Haz, I have loved Paglia for a long time. Saw her speak @ UW where she eviscerated some Women Studies clones[or clowns]. To understand Paglia you have to hear her speak or write about her Italian upbringing. She came from a strong, patriarchal family where the men were hard working, righteous, kind and loving. Paglia is the classic lesbian who loves women but has never hated men, she actually prefers men to most women. She loves to bust balls w/ here auto mechanic. She says they don't know who she is, she's just that little dago ball busting lesbian. I prefer to read her than see her speak. But, when she speaks[Brian Lamb did a great 2 hour booknotes w/ her], you get more of the family and cultural background. She's a force of nature!

Ignorance is Bliss said...
This comment has been removed by the author.
Ignorance is Bliss said...

Ignorance is Bliss said...
Women will be indispensable so long as we need living, breathing wombs.

Women will be indispensable until someone develops a holodeck. Then the human race is doomed.

The Dude said...

Sam Kinison spoke on the subject of how long we will need women. I won't repeat it here, but it is still true.

Ignorance is Bliss said...

Sorry that my previous comment appears to credit the first quote to myself, when I was actually quoting El Pollo Raylan. My first attempt had a bad link, and when I reposted I copied the Ignorance is Bliss said... and lost the italics. At this point I give up and will not try to repost a corrected version.

ricpic said...

Doesn't matter how eloquent Paglia is, most women take things like roads, bridges, the delivery system that keeps the supermarket shelves full, all of that for granted. They always have and they always will. After all, that's what men are for, to be useful drones.

If the above sounds hostile to women, it's not. Because if men weren't useful drones the world would fall apart and women implicitly acknowledge that fact by valuing a good provider above all in choosing a mate. But what he does to provide? Of little concern to her.

rcocean said...

WHo cares? Bottom line: Silly women are still voting and screwing things up. Until they're out of politics things will only get worse.

A few crumbs thrown our way by a lesbian won't change anything.

Chip Ahoy said...

Ya got me. Don't know what she's like. So I look. Pick one that might be interesting. PJ media talking about snobby artists. She has a new book about that.

She says children pay for art snobbiness in America, Glenn says that and she latches onto it and she energetically elaborately elaborates with extreme elaborations by pointing out school programs are cut because of distrust of phony art and now they say, "express yourself" and that's it.

We did that. Draw your home. (a psychological trick!) I was so careful to make the grass stand up straight and be properly mowed and trimmed. Later the teacher and somebody else examined the finished pictures one by one hanging there like clothes on a clothesline and moving along the row when the new person said to my teacher, Mrs Burger(bits), "I like this one because the blades of grass are irregular and going off in all directions." And I thought to myself, "Shit."

The other night I cooked a few steaks and prepared the plates with a friend who instinctively lined up the green beans into a neat pile and I said, "Don't line them up."

"Don't line them up?"

"No.
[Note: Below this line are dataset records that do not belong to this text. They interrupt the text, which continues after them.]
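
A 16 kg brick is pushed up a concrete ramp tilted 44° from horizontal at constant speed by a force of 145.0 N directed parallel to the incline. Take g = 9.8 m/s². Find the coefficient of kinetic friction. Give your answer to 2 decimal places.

At constant speed ΣF = 0 along the incline. The applied 145.0 N acts up the slope; the weight component mg sin 44° = 108.922 N and kinetic friction μN both act down the slope.
So 145.0 = 108.922 + μ × 112.792, giving μ = (145.0 − 108.922) / 112.792 = 0.3199.

0.32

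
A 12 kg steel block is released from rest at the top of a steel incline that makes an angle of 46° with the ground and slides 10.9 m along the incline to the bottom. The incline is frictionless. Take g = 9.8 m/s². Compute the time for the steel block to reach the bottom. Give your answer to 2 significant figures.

The weight component along the incline is mg sin 46° = 84.594 N and the normal force is N = mg cos 46° = 81.692 N.
With no friction, a = g sin 46° = 7.0495 m/s².
Starting from rest, L = ½at², so t = √(2L/a) = √(2 × 10.9 / 7.0495) = 1.7585 s.

1.8 s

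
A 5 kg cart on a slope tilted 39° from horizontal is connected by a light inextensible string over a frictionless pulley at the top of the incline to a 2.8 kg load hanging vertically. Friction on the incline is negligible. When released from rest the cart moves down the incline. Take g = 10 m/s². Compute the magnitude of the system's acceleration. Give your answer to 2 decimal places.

For the cart on the incline: the weight component along the slope is m₁g sin 39° = 5 × 10 × 0.6293 = 31.465 N and the normal force is N = m₁g cos 39° = 38.857 N.
Newton's second law for the cart (down-slope positive): 31.465 − T = 5 a. For the hanging load (upward positive): T − 2.8 × 10 = 2.8 a.
Adding the two equations eliminates T: 3.465 = 7.8 a, so a = 0.4442 m/s².

0.44 m/s²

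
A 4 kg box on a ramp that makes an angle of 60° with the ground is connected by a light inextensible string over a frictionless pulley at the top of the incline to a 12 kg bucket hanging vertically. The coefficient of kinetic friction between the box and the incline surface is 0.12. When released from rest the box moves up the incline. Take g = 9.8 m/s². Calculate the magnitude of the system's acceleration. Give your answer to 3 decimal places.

For the box on the incline: the weight component along the slope is m₁g sin 60° = 4 × 9.8 × 0.8660 = 33.947 N and the normal force is N = m₁g cos 60° = 19.600 N.
Kinetic friction opposes the box's motion up the incline: f = μN = 0.12 × 19.600 = 2.352 N acting down the slope.
Newton's second law for the box (up-slope positive): T − 33.947 − 2.352 = 4 a. For the hanging bucket (downward positive): 12 × 9.8 − T = 12 a.
Adding the two equations eliminates T: 81.301 = 16 a, so a = 5.0813 m/s².

5.081 m/s²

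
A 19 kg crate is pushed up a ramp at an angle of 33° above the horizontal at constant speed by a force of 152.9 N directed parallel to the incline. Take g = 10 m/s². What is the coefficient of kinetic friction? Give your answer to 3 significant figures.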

Like this: *tumble a random Zen haystack* Lined up is too anal retentive." This, a reference to ass while preparing a plate for dinner.
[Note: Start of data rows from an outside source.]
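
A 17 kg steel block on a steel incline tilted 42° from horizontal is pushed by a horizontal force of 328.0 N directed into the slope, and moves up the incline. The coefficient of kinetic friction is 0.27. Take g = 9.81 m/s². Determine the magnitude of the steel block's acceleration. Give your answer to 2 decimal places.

The horizontal push has components F cos 42° = 328.0 × 0.7431 = 243.737 N up the incline and F sin 42° = 328.0 × 0.6691 = 219.465 N pressing into the surface.
The normal force is therefore N = mg cos 42° + F sin 42° = 123.927 + 219.465 = 343.392 N, and kinetic friction down the slope is μN = 0.27 × 343.392 = 92.716 N.
Along the incline: F cos 42° − mg sin 42° − μN = ma, so 243.737 − 111.586 − 92.716 = 17 a, giving a = 2.3197 m/s².

2.32 m/s²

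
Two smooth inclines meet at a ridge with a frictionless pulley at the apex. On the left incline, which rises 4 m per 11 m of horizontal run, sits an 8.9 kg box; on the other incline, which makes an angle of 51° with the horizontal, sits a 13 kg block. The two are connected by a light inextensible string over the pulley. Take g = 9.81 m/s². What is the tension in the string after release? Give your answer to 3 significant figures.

58.0 N

Resolve each weight along its own incline: the 8.9 kg mass has component 8.9 × 9.81 × sin 19.98° = 29.837 N down its slope, and the 13 kg mass has 13 × 9.81 × sin 51° = 99.109 N down its slope.
The 13 kg side's 99.109 N exceeds the other side's 29.837 N, so that mass slides down and the 8.9 kg mass slides up. Taking that direction as positive, Newton's second law for the whole system gives 99.109 − 29.837 = (8.9 + 13) a, so a = 69.272 / 21.9 = 3.1631 m/s².
For the 8.9 kg mass (up-slope positive): T − 29.837 = 8.9 × 3.1631, so T = 57.989 N.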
Bleach Drinkers Curing Coronavirus Together said...

Most men have been required to sit through indoctrination by "ideologue professors", trainers, officers, corporate human resources drones and others who have made dispensing feminist anger into a life's work.

Come on Michael. What nonsense. The sex "harassment" laws were made by male judges, in their all-consuming Puritan chivalry, which guys like the Comment Homies no doubt share.

Evi L. Bloggerlady said...

I have always been a big Paglia fan. While she is wrong about her leftist ways, she is refreshingly honest (which is rare on the left).

rcocean said...

Only 1 R&B post? We need at least 20!